Suku Bunga Naik Tekan Industri Telko, Ekspansi Jadi Selektif

Redaksi
22 June 2026 10:15

Ongkos investasi dan bisnis pelaku usaha industri telekomunikasi menghadapi tekanan efek kenaikan suku bunga. (Ilustrasi: Bloomberg)
Ongkos investasi dan bisnis pelaku usaha industri telekomunikasi menghadapi tekanan efek kenaikan suku bunga. (Ilustrasi: Bloomberg)

Bloomberg Technoz, Jakarta - Asosiasi Penyelenggara Jaringan Telekomunikasi (Apjatel) mengakui bahwa kenaikan suku bunga acuan Bank Indonesia (BI Rate) yang terjadi dalam periode singkat, serta kurs nilai tukar masih di level tinggi menjadi tantangan baru bagi industri telekomunikasi dan teknologi informasi dan komunikasi (TIK).

Ketua Umum APJATEL, Jerry M. Swandy mengatakan, kenaikan BI Rate menjadi perhatian serius bagi pelaku industri telekomunikasi karena industri menghadapi tekanan dari dua sisi sekaligus.  Pasalnya, pelemahan rupiah juga berimbas pada meningkatnya biaya pendanaan dan naiknya ongkos pengadaan perangkat yang masih bergantung pada impor.

“Industri menghadapi double pressure [tekanan ganda] dari kenaikan cost of fund dan pelemahan rupiah. Di satu sisi biaya pembiayaan meningkat akibat kenaikan suku bunga, sementara di sisi lain harga perangkat jaringan juga ikut terdorong naik karena eksposur terhadap dolar AS masih cukup besar,” kata Jerry saat berbincang dengan Bloomberg Technoz, dilaporkan Senin (22/6/2026).

Menurutnya, sektor infrastruktur telekomunikasi terutama jaringan fiber optic adalah industri yang sensitif terhadap perubahan suku bunga. Ia menyebut, pembangunan jaringan backbone maupun last-mile membutuhkan investasi besar pada tahap awal, sedangkan pengembalian investasi berlangsung dalam jangka panjang

Alhasil, kenaikan suku bunga secara langsung akan memengaruhi perhitungan bisnis perusahaan dan kecepatan ekspansi jaringan. Selain itu, banyak pelaku usaha hingga penyedia infrastruktur internet dan penyelenggara jasa internet, masih mengandalkan kombinasi modal internal dan pembiayaan perbankan untuk memperluas cakupan layanan.

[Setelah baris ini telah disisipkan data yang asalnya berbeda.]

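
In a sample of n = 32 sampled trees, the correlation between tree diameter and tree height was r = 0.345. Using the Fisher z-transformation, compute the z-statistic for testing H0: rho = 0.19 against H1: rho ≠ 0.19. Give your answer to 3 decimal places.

0.902

Fisher z: atanh(0.345) = 0.359757, atanh(0.19) = 0.192337
z = (z_r − z_0)·√(n−3) = (0.359757 − 0.192337)·√29 = 0.167420 · 5.385165 = 0.902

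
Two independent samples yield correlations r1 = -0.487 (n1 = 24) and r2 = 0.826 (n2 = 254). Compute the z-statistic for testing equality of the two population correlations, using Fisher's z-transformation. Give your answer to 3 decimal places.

Fisher z-transforms: z1 = atanh(-0.487) = -0.532120, z2 = atanh(0.826) = 1.175414; difference d = -1.707534
Var(d) = 1/21 + 1/251 = 0.0476190 + 0.0039841 = 0.0516031
z = d/√Var(d) = -1.707534 / √0.0516031 = -1.707534 / 0.227163 = -7.517

-7.517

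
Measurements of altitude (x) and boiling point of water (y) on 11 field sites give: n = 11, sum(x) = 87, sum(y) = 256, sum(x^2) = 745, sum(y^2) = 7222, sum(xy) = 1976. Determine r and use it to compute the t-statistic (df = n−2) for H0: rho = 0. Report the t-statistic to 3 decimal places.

S_xy = nΣxy − ΣxΣy = 11·1976 − 87·256 = 21736 − 22272 = -536
S_xx = nΣx² − (Σx)² = 11·745 − 87² = 8195 − 7569 = 626
S_yy = nΣy² − (Σy)² = 11·7222 − 256² = 79442 − 65536 = 13906
r = S_xy / √(S_xx·S_yy) = -536 / √(626·13906) = -536 / √8705156 = -536 / 2950.4501 = -0.1817
t = r·√(n−2)/√(1−r²) = -0.1817·√9 / √(1−0.033015) = -0.545100 / 0.983354 = -0.554

-0.554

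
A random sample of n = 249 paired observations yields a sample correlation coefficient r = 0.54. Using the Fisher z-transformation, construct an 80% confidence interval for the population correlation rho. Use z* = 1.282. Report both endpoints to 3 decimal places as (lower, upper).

Fisher z: z_r = atanh(r) = ½·ln((1+0.54)/(1−0.54)) = 0.604156
SE(z) = 1/√(n−3) = 1/√246 = 0.063758
80% ⇒ z* = 1.282; margin = 1.282·0.063758 = 0.081738
CI on z-scale: (0.522418, 0.685894)
Back-transform: tanh(0.522418) = 0.479564, tanh(0.685894) = 0.595338

(0.480, 0.595)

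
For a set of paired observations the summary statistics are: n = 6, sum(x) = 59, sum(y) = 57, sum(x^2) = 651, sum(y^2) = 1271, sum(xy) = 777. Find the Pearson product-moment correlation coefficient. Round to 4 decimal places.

Numerator: nΣxy − (Σx)(Σy) = 6·777 − (59)(57) = 1299
Denominator: √[(nΣx²−(Σx)²)(nΣy²−(Σy)²)]
  nΣx²−(Σx)² = 6·651 − 3481 = 425;  nΣy²−(Σy)² = 6·1271 − 3249 = 4377
  √(425·4377) = √1860225 = 1363.9007
r = 1299 / 1363.9007 = 0.9524

0.9524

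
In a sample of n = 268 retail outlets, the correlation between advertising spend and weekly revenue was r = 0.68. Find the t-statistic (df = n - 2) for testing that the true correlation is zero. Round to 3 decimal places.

t = r·√(n−2) / √(1−r²) with r = 0.68, n = 268
  = 0.68·√266 / √(1 − 0.4624)
  = 0.68·16.309506 / 0.733212
  = 11.090464 / 0.733212 = 15.126

15.126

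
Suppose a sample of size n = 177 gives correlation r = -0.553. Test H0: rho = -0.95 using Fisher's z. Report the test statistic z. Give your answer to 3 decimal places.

15.949

Fisher z: atanh(-0.553) = -0.622693, atanh(-0.95) = -1.831781
z = (z_r − z_0)·√(n−3) = (-0.622693 − (-1.831781))·√174 = 1.209088 · 13.190906 = 15.949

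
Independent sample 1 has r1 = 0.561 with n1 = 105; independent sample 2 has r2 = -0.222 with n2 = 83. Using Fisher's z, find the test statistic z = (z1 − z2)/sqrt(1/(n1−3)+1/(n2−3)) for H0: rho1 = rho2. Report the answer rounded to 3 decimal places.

5.759

z1 = atanh(0.561) = 0.634291,  z2 = atanh(-0.222) = -0.225759
SE = √(1/(n1−3) + 1/(n2−3)) = √(1/102 + 1/80) = √(0.0098039 + 0.0125000) = √0.0223039 = 0.149345
z = (z1 − z2)/SE = (0.634291 − (-0.225759)) / 0.149345 = 0.860050 / 0.149345 = 5.759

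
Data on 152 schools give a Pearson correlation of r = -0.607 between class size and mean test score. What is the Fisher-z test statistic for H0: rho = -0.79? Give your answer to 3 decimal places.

4.483

Fisher z: atanh(-0.607) = -0.704157, atanh(-0.79) = -1.071432
z = (z_r − z_0)·√(n−3) = (-0.704157 − (-1.071432))·√149 = 0.367275 · 12.206556 = 4.483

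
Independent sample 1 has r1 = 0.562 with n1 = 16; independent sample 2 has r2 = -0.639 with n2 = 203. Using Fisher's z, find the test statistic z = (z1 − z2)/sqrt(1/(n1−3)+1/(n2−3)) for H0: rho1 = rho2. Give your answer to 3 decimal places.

z1 = atanh(0.562) = 0.635752,  z2 = atanh(-0.639) = -0.756482
SE = √(1/(n1−3) + 1/(n2−3)) = √(1/13 + 1/200) = √(0.0769231 + 0.0050000) = √0.0819231 = 0.286222
z = (z1 − z2)/SE = (0.635752 − (-0.756482)) / 0.286222 = 1.392234 / 0.286222 = 4.864

4.864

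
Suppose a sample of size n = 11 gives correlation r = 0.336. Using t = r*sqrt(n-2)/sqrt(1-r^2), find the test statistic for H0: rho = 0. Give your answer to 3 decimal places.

1 − r² = 1 − 0.112896 = 0.887104;  √(1−r²) = 0.941862
√(n−2) = √9 = 3.000000
t = r·√(n−2)/√(1−r²) = 0.336 · 3.000000 / 0.941862 = 1.070

1.070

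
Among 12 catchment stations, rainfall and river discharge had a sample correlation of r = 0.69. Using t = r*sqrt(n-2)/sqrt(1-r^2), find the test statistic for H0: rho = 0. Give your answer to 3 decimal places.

3.015

t = r·√(n−2) / √(1−r²) with r = 0.69, n = 12
  = 0.69·√10 / √(1 − 0.4761)
  = 0.69·3.162278 / 0.723809
  = 2.181972 / 0.723809 = 3.015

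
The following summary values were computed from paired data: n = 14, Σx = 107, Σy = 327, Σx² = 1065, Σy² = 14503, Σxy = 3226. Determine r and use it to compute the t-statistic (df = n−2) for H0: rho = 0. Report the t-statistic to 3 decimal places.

Numerator: nΣxy − (Σx)(Σy) = 14·3226 − (107)(327) = 10175
Denominator: √[(nΣx²−(Σx)²)(nΣy²−(Σy)²)]
  nΣx²−(Σx)² = 14·1065 − 11449 = 3461;  nΣy²−(Σy)² = 14·14503 − 106929 = 96113
  √(3461·96113) = √332647093 = 18238.6154
r = 10175 / 18238.6154 = 0.5579
t = r·√(n−2)/√(1−r²) = 0.5579·√12 / √(1−0.311252) = 1.932622 / 0.829908 = 2.329

2.329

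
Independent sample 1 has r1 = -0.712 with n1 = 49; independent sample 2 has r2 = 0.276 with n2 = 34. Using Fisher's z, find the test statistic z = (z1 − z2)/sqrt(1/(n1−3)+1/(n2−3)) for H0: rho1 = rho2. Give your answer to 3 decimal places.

z1 = atanh(-0.712) = -0.891229,  z2 = atanh(0.276) = 0.283347
SE = √(1/(n1−3) + 1/(n2−3)) = √(1/46 + 1/31) = √(0.0217391 + 0.0322581) = √0.0539972 = 0.232373
z = (z1 − z2)/SE = (-0.891229 − 0.283347) / 0.232373 = -1.174576 / 0.232373 = -5.055

-5.055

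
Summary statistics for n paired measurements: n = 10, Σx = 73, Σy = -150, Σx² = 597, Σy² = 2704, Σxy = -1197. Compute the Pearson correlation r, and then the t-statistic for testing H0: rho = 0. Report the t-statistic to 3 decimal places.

S_xy = nΣxy − ΣxΣy = 10·(-1197) − 73·(-150) = -11970 − (-10950) = -1020
S_xx = nΣx² − (Σx)² = 10·597 − 73² = 5970 − 5329 = 641
S_yy = nΣy² − (Σy)² = 10·2704 − (-150)² = 27040 − 22500 = 4540
r = S_xy / √(S_xx·S_yy) = -1020 / √(641·4540) = -1020 / √2910140 = -1020 / 1705.9132 = -0.5979
t = r·√(n−2)/√(1−r²) = -0.5979·√8 / √(1−0.357484) = -1.691117 / 0.801571 = -2.110

-2.110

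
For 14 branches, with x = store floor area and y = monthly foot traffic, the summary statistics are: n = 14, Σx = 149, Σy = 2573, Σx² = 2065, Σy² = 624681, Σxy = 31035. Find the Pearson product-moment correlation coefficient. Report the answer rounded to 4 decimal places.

Numerator: nΣxy − (Σx)(Σy) = 14·31035 − (149)(2573) = 51113
Denominator: √[(nΣx²−(Σx)²)(nΣy²−(Σy)²)]
  nΣx²−(Σx)² = 14·2065 − 22201 = 6709;  nΣy²−(Σy)² = 14·624681 − 6620329 = 2125205
  √(6709·2125205) = √14258000345 = 119406.8689
r = 51113 / 119406.8689 = 0.4281

0.4281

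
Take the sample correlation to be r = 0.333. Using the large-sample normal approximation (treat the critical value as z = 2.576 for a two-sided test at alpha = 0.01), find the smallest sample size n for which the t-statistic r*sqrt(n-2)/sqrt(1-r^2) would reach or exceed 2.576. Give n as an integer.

56

r√(n−2)/√(1−r²) ≥ 2.576  ⇔  n−2 ≥ (2.576)²·(1−r²)/r²
(1−r²)/r² = (1−0.110889)/0.110889 = 8.0180
n ≥ 2 + 6.635776·8.0180 = 2 + 53.2057 = 55.2057
⌈55.2057⌉ = 56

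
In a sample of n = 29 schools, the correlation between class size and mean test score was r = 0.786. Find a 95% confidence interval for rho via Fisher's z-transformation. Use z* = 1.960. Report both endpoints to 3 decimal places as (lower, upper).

(0.589, 0.895)

Fisher z: z_r = atanh(r) = ½·ln((1+0.786)/(1−0.786)) = 1.060879
SE(z) = 1/√(n−3) = 1/√26 = 0.196116
95% ⇒ z* = 1.960; margin = 1.960·0.196116 = 0.384387
CI on z-scale: (0.676492, 1.445266)
Back-transform: tanh(0.676492) = 0.589234, tanh(1.445266) = 0.894753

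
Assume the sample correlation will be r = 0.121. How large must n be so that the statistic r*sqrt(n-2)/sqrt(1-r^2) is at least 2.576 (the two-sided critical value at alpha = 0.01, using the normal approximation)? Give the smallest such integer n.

449

Need r·√(n−2)/√(1−r²) ≥ 2.576
√(n−2) ≥ 2.576·√(1−0.014641) / 0.121 = 2.576·0.992653 / 0.121 = 21.1328
n−2 ≥ 446.5952  ⇒  n ≥ 448.5952
Smallest integer n = 449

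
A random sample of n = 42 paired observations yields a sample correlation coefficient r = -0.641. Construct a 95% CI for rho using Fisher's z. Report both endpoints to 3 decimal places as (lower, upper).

(-0.791, -0.419)

Fisher z: z_r = atanh(r) = ½·ln((1+(-0.641))/(1−(-0.641))) = -0.759869
SE(z) = 1/√(n−3) = 1/√39 = 0.160128
95% ⇒ z* = 1.960; margin = 1.960·0.160128 = 0.313851
CI on z-scale: (-1.073720, -0.446018)
Back-transform: tanh(-1.073720) = -0.790859, tanh(-0.446018) = -0.418620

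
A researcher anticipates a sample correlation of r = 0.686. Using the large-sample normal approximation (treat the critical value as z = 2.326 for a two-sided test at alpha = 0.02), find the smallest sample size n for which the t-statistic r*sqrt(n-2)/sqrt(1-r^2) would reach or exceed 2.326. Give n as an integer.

9

r√(n−2)/√(1−r²) ≥ 2.326  ⇔  n−2 ≥ (2.326)²·(1−r²)/r²
(1−r²)/r² = (1−0.470596)/0.470596 = 1.1250
n ≥ 2 + 5.410276·1.1250 = 2 + 6.0866 = 8.0866
⌈8.0866⌉ = 9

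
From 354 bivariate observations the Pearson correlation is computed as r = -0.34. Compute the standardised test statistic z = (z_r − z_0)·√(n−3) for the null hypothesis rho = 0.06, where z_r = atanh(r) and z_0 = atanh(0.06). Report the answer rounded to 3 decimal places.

-7.759

z_r = atanh(-0.34) = -0.354093,  z_0 = atanh(0.06) = 0.060072
SE = 1/√(n−3) = 1/√351 = 0.053376
z = (z_r − z_0)/SE = (-0.354093 − 0.060072) / 0.053376 = -0.414165 / 0.053376 = -7.759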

“Dampaknya bukan hanya pada beban operasional perusahaan, tetapi juga terhadap keputusan investasi. Pelaku usaha menjadi lebih selektif dalam melakukan ekspansi dan cenderung memprioritaskan proyek yang memiliki demand jelas serta monetisasi yang lebih cepat,” sebutnya.

Jerry menambahkan bahwa pelemahan rupiah juga menambah beban industri. Berbagai perangkat jaringan seperti router, switch, optical line terminal, hingga optical equipment masih memiliki ketergantungan tinggi terhadap komponen berdenominasi dolar AS.

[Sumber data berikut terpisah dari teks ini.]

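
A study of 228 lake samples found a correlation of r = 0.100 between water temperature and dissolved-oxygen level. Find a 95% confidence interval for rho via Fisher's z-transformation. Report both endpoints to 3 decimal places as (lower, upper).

(-0.030, 0.227)

z_r = atanh(0.100) = 0.100335;  SE = 1/√(n−3) = 1/√225 = 0.066667
z-limits: 0.100335 ± 1.960·0.066667 = 0.100335 ± 0.130667 = [-0.030332, 0.231002]
ρ-limits: (tanh -0.030332, tanh 0.231002) = (-0.030, 0.227)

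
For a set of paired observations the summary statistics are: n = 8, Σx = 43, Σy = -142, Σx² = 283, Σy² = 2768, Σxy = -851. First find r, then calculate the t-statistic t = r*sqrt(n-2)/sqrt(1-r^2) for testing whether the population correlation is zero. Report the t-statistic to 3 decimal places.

-2.998

S_xy = nΣxy − ΣxΣy = 8·(-851) − 43·(-142) = -6808 − (-6106) = -702
S_xx = nΣx² − (Σx)² = 8·283 − 43² = 2264 − 1849 = 415
S_yy = nΣy² − (Σy)² = 8·2768 − (-142)² = 22144 − 20164 = 1980
r = S_xy / √(S_xx·S_yy) = -702 / √(415·1980) = -702 / √821700 = -702 / 906.4767 = -0.7744
t = r·√(n−2)/√(1−r²) = -0.7744·√6 / √(1−0.599695) = -1.896885 / 0.632697 = -2.998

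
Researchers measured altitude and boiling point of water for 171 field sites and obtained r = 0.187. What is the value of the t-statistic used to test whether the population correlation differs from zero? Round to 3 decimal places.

t = r·√(n−2) / √(1−r²) with r = 0.187, n = 171
  = 0.187·√169 / √(1 − 0.034969)
  = 0.187·13.000000 / 0.982360
  = 2.431000 / 0.982360 = 2.475

2.475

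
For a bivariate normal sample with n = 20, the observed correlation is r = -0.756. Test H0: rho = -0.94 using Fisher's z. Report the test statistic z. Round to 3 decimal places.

3.097

Fisher z: atanh(-0.756) = -0.986813, atanh(-0.94) = -1.738049
z = (z_r − z_0)·√(n−3) = (-0.986813 − (-1.738049))·√17 = 0.751236 · 4.123106 = 3.097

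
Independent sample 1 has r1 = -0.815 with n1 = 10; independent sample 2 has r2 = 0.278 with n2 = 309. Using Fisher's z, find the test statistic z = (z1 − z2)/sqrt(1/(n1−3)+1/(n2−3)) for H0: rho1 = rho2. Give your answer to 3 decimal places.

Fisher z-transforms: z1 = atanh(-0.815) = -1.141742, z2 = atanh(0.278) = 0.285513; difference d = -1.427255
Var(d) = 1/7 + 1/306 = 0.1428571 + 0.0032680 = 0.1461251
z = d/√Var(d) = -1.427255 / √0.1461251 = -1.427255 / 0.382263 = -3.734

-3.734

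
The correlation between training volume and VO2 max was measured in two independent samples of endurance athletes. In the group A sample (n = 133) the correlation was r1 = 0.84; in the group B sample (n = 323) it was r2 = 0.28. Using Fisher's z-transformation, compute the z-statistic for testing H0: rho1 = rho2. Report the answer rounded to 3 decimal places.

Fisher z-transforms: z1 = atanh(0.84) = 1.221174, z2 = atanh(0.28) = 0.287682; difference d = 0.933492
Var(d) = 1/130 + 1/320 = 0.0076923 + 0.0031250 = 0.0108173
z = d/√Var(d) = 0.933492 / √0.0108173 = 0.933492 / 0.104006 = 8.975

8.975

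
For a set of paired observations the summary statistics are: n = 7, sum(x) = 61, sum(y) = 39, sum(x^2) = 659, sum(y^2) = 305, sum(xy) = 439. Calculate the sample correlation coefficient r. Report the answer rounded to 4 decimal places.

Numerator: nΣxy − (Σx)(Σy) = 7·439 − (61)(39) = 694
Denominator: √[(nΣx²−(Σx)²)(nΣy²−(Σy)²)]
  nΣx²−(Σx)² = 7·659 − 3721 = 892;  nΣy²−(Σy)² = 7·305 − 1521 = 614
  √(892·614) = √547688 = 740.0595
r = 694 / 740.0595 = 0.9378

0.9378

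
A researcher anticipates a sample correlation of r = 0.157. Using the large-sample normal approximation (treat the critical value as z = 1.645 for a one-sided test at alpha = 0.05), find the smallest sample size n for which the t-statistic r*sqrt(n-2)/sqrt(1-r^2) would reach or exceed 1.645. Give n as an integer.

r√(n−2)/√(1−r²) ≥ 1.645  ⇔  n−2 ≥ (1.645)²·(1−r²)/r²
(1−r²)/r² = (1−0.024649)/0.024649 = 39.5696
n ≥ 2 + 2.706025·39.5696 = 2 + 107.0763 = 109.0763
⌈109.0763⌉ = 110

110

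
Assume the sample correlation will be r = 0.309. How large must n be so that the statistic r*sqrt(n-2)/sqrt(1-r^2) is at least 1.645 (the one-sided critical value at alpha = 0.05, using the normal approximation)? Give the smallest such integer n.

28

r√(n−2)/√(1−r²) ≥ 1.645  ⇔  n−2 ≥ (1.645)²·(1−r²)/r²
(1−r²)/r² = (1−0.095481)/0.095481 = 9.4733
n ≥ 2 + 2.706025·9.4733 = 2 + 25.6350 = 27.6350
⌈27.6350⌉ = 28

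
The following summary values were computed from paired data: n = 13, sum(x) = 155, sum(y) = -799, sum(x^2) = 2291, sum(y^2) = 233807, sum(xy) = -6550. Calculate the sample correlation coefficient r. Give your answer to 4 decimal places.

Numerator: nΣxy − (Σx)(Σy) = 13·(-6550) − (155)(-799) = 38695
Denominator: √[(nΣx²−(Σx)²)(nΣy²−(Σy)²)]
  nΣx²−(Σx)² = 13·2291 − 24025 = 5758;  nΣy²−(Σy)² = 13·233807 − 638401 = 2401090
  √(5758·2401090) = √13825476220 = 117581.7852
r = 38695 / 117581.7852 = 0.3291

0.3291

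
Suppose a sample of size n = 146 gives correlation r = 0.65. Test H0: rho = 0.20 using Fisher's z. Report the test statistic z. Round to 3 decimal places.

6.847

Fisher z: atanh(0.65) = 0.775299, atanh(0.20) = 0.202733
z = (z_r − z_0)·√(n−3) = (0.775299 − 0.202733)·√143 = 0.572566 · 11.958261 = 6.847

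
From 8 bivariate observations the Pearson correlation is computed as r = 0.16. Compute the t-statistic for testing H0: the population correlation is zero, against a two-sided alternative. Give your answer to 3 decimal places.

0.397

1 − r² = 1 − 0.0256 = 0.9744;  √(1−r²) = 0.987117
√(n−2) = √6 = 2.449490
t = r·√(n−2)/√(1−r²) = 0.16 · 2.449490 / 0.987117 = 0.397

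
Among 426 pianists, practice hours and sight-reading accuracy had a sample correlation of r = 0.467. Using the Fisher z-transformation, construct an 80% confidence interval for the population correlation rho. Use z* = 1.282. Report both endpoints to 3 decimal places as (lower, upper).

z_r = atanh(0.467) = 0.506227;  SE = 1/√(n−3) = 1/√423 = 0.048622
z-limits: 0.506227 ± 1.282·0.048622 = 0.506227 ± 0.062333 = [0.443894, 0.568560]
ρ-limits: (tanh 0.443894, tanh 0.568560) = (0.417, 0.514)

(0.417, 0.514)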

Dia menjelaskan kombinasi antara suku bunga tinggi dan pelemahan mata uang menciptakan tantangan yang memaksa perusahaan melakukan penyesuaian terhadap rencana belanja modal, pengelolaan arus kas, hingga strategi ekspansi.

Saat ini, lanjut Jerry, mayoritas anggota APJATEL memilih mengambil langkah lebih hati-hati dengan fokus pada efisiensi operasional, optimalisasi pemanfaatan jaringan yang sudah ada, serta ekspansi yang lebih terukur ke wilayah dengan potensi permintaan yang kuat. Dimana, salah satu tantangan terbesar lainnya adalah tingginya biaya perizinan dan biaya right-of-way di sejumlah daerah. Dalam banyak proyek pembangunan jaringan, komponen tersebut bahkan menjadi salah satu penyumbang terbesar biaya investasi.

“Jika cost of fund naik sementara biaya perizinan tetap tinggi, maka ruang ekspansi industri akan semakin tertekan. Karena itu kami berharap ada harmonisasi perizinan, penyederhanaan regulasi, dan struktur biaya yang lebih efisien agar pembangunan infrastruktur digital dapat berlangsung lebih cepat dan merata,” urai dia.

Sebagai catatan, Bank Indonesia menaikkan BI Rate sebesar 25 basis poin (bps) menjadi 5,75% berdasarkan hasil Rapat Dewan Gubernur (RDG) Juni 2026. Kenaikan ini terjadi sebanyak 3 kali dalam kurun waktu sekitar satu bulan sejak Mei 2026, dengan total kenaikan kumulatif sebesar 100 bps.

Penguatan indeks dolar AS terjadi menyusul adanya langkah para trader mata uang, termasuk hedge fund, yang ramai menambah posisi melalui pasar opsi dengan taruhan bahwa dolar AS akan melanjutkan reli setelah nada hawkish The Fed.